単語データは,ファイルメーカー,アクセスなどのデータベースソフトに入れると並び替えや検索などに便利です。
また,テキストと単語データを関連付けながら整理できるソフトとして,シューボックスがあります。
(シューボックスについては,SILInternationalの以下のサイトを参照ください。)

http://www.ethnologue.com/tools_docs/shoebox.asp

データベースソフトの多くは,フォントなどの書式情報を含んだデータを扱うことができます。(「書式」などのメニューから「フォント」を選択することによって,選択画面が現れます。)
ただし, ファイルメーカー,シューボックスは,ユニコードに対応していないため,Windows2000以上のシステムでは以下のような不具合がみられます。

・ユニコードにある,多種多様なIPA,補助記号が表示できない。
・従来, IPA Kiel, SIL doulous IPAなどがカバーしていたIPA,補助記号付きの文字のうち,キーボードから直接入力できる(ASCIIの標準の)96の文字以外の文字(いわゆる,アッパーアスキーに対応する文字)が表示できない。(Windows2000以前のシステムでは表示できていたものができなくなったわけです。)
このような問題点の解決は,それぞれのソフトウェアがユニコードに対応してくれるのを待つしかありません。

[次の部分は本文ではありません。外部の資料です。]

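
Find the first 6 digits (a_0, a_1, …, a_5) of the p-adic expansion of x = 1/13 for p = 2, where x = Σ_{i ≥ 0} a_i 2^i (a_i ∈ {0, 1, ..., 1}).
(a_0, …, a_5) = (1, 0, 1, 0, 0, 0)

v_2(1/13) = 0 (numerator and denominator both coprime to 2), so x ∈ ℤ_2^×. Compute digits iteratively via a_i = x_i mod 2, x_{i+1} = (x_i − a_i)/2, with x_0 = x:
  x_0 = 1/13;  a_0 = 1;  x_1 = (x_0 − 1)/2 = -6/13
  x_1 = -6/13;  a_1 = 0;  x_2 = (x_1 − 0)/2 = -3/13
  x_2 = -3/13;  a_2 = 1;  x_3 = (x_2 − 1)/2 = -8/13
  x_3 = -8/13;  a_3 = 0;  x_4 = (x_3 − 0)/2 = -4/13
  x_4 = -4/13;  a_4 = 0;  x_5 = (x_4 − 0)/2 = -2/13
  x_5 = -2/13;  a_5 = 0;  x_6 = (x_5 − 0)/2 = -1/13
Digits: (1, 0, 1, 0, 0, 0).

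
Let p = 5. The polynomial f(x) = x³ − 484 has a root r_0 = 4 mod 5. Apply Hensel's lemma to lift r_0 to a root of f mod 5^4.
r_3 = 394 (mod 625)

Hensel: r_{i+1} = r_i − f(r_i)/f′(r_i) mod 5^{i+2}, where f′(x) = 3x². Iterate:
  r_0 = 4 (mod 5)
  r_1 = 19 (mod 25)
  r_2 = 19 (mod 125)
  r_3 = 394 (mod 625)
Final: r = 394 with f(r) ≡ 0 mod 5^4.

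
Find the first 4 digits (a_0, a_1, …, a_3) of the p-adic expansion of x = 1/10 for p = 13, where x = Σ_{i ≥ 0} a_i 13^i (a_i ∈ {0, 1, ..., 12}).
(a_0, …, a_3) = (4, 1, 9, 11)

v_13(1/10) = 0 (numerator and denominator both coprime to 13), so x ∈ ℤ_13^×. Compute digits iteratively via a_i = x_i mod 13, x_{i+1} = (x_i − a_i)/13, with x_0 = x:
  x_0 = 1/10;  a_0 = 4;  x_1 = (x_0 − 4)/13 = -3/10
  x_1 = -3/10;  a_1 = 1;  x_2 = (x_1 − 1)/13 = -1/10
  x_2 = -1/10;  a_2 = 9;  x_3 = (x_2 − 9)/13 = -7/10
  x_3 = -7/10;  a_3 = 11;  x_4 = (x_3 − 11)/13 = -9/10
Digits: (4, 1, 9, 11).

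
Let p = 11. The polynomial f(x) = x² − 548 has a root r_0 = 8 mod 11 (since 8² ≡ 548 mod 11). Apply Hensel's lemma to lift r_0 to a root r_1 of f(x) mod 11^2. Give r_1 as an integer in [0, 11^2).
r_1 = 8 (mod 121)

Hensel's recurrence: r_{i+1} = r_i − f(r_i)·(f′(r_i))^{-1} mod 11^{i+2}, with f′(x) = 2x. Iterate:
  r_0 = 8 (mod 11)
  r_1 = 8 (mod 121)
Final: r_1 = 8, and one checks f(r_1) ≡ 0 mod 11^2.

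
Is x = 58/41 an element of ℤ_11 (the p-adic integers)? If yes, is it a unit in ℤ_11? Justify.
x ∈ ℤ_11^× (unit); v_11(x) = 0

ℤ_11 = {x ∈ ℚ_11 : v_11(x) ≥ 0} and ℤ_11^× = {x ∈ ℤ_11 : v_11(x) = 0}. Here v_11(58/41) = v_11(num) − v_11(den) = 0; compare against these criteria.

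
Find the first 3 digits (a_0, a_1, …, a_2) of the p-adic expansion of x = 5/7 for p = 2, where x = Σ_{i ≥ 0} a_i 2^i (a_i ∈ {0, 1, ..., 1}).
(a_0, …, a_2) = (1, 1, 0)

v_2(5/7) = 0 (numerator and denominator both coprime to 2), so x ∈ ℤ_2^×. Compute digits iteratively via a_i = x_i mod 2, x_{i+1} = (x_i − a_i)/2, with x_0 = x:
  x_0 = 5/7;  a_0 = 1;  x_1 = (x_0 − 1)/2 = -1/7
  x_1 = -1/7;  a_1 = 1;  x_2 = (x_1 − 1)/2 = -4/7
  x_2 = -4/7;  a_2 = 0;  x_3 = (x_2 − 0)/2 = -2/7
Digits: (1, 1, 0).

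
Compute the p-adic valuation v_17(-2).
v_17(-2) = 0

v_17(n) is the largest exponent k such that 17^k divides n. Factor out: -2 = -17^0 · 2. (Sign doesn't affect v_p.) So v_17(-2) = 0.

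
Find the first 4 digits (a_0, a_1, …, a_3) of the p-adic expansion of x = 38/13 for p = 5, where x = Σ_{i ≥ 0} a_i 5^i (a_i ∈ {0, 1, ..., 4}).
(a_0, …, a_3) = (1, 0, 2, 0)

v_5(38/13) = 0 (numerator and denominator both coprime to 5), so x ∈ ℤ_5^×. Compute digits iteratively via a_i = x_i mod 5, x_{i+1} = (x_i − a_i)/5, with x_0 = x:
  x_0 = 38/13;  a_0 = 1;  x_1 = (x_0 − 1)/5 = 5/13
  x_1 = 5/13;  a_1 = 0;  x_2 = (x_1 − 0)/5 = 1/13
  x_2 = 1/13;  a_2 = 2;  x_3 = (x_2 − 2)/5 = -5/13
  x_3 = -5/13;  a_3 = 0;  x_4 = (x_3 − 0)/5 = -1/13
Digits: (1, 0, 2, 0).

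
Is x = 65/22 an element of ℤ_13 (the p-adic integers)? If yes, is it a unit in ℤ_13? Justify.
x ∈ ℤ_13 but not a unit; v_13(x) = 1 > 0

ℤ_13 = {x ∈ ℚ_13 : v_13(x) ≥ 0} and ℤ_13^× = {x ∈ ℤ_13 : v_13(x) = 0}. Here v_13(65/22) = v_13(num) − v_13(den) = 1; compare against these criteria.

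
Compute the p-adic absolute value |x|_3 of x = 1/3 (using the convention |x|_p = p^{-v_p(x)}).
|1/3|_3 = 3

Step 1 — compute v_3(x) by factoring powers of 3 out of the numerator and denominator: v_3(1/3) = -1. Step 2 — apply |x|_p = p^{-v_p(x)} = 3^{1} = 3.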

データベースソフトのうち,Microsoft社のデータベースソフトAccessは,ユニコードに対応しているため,上記のような不具合は生じません。
また, WindowsMeまでのシステムでは,上記のような問題はありません。
(ただし,システムがユニコードに対応していないため,どのようなフォントを使うにせよ,用いることができる特殊文字が限られています。)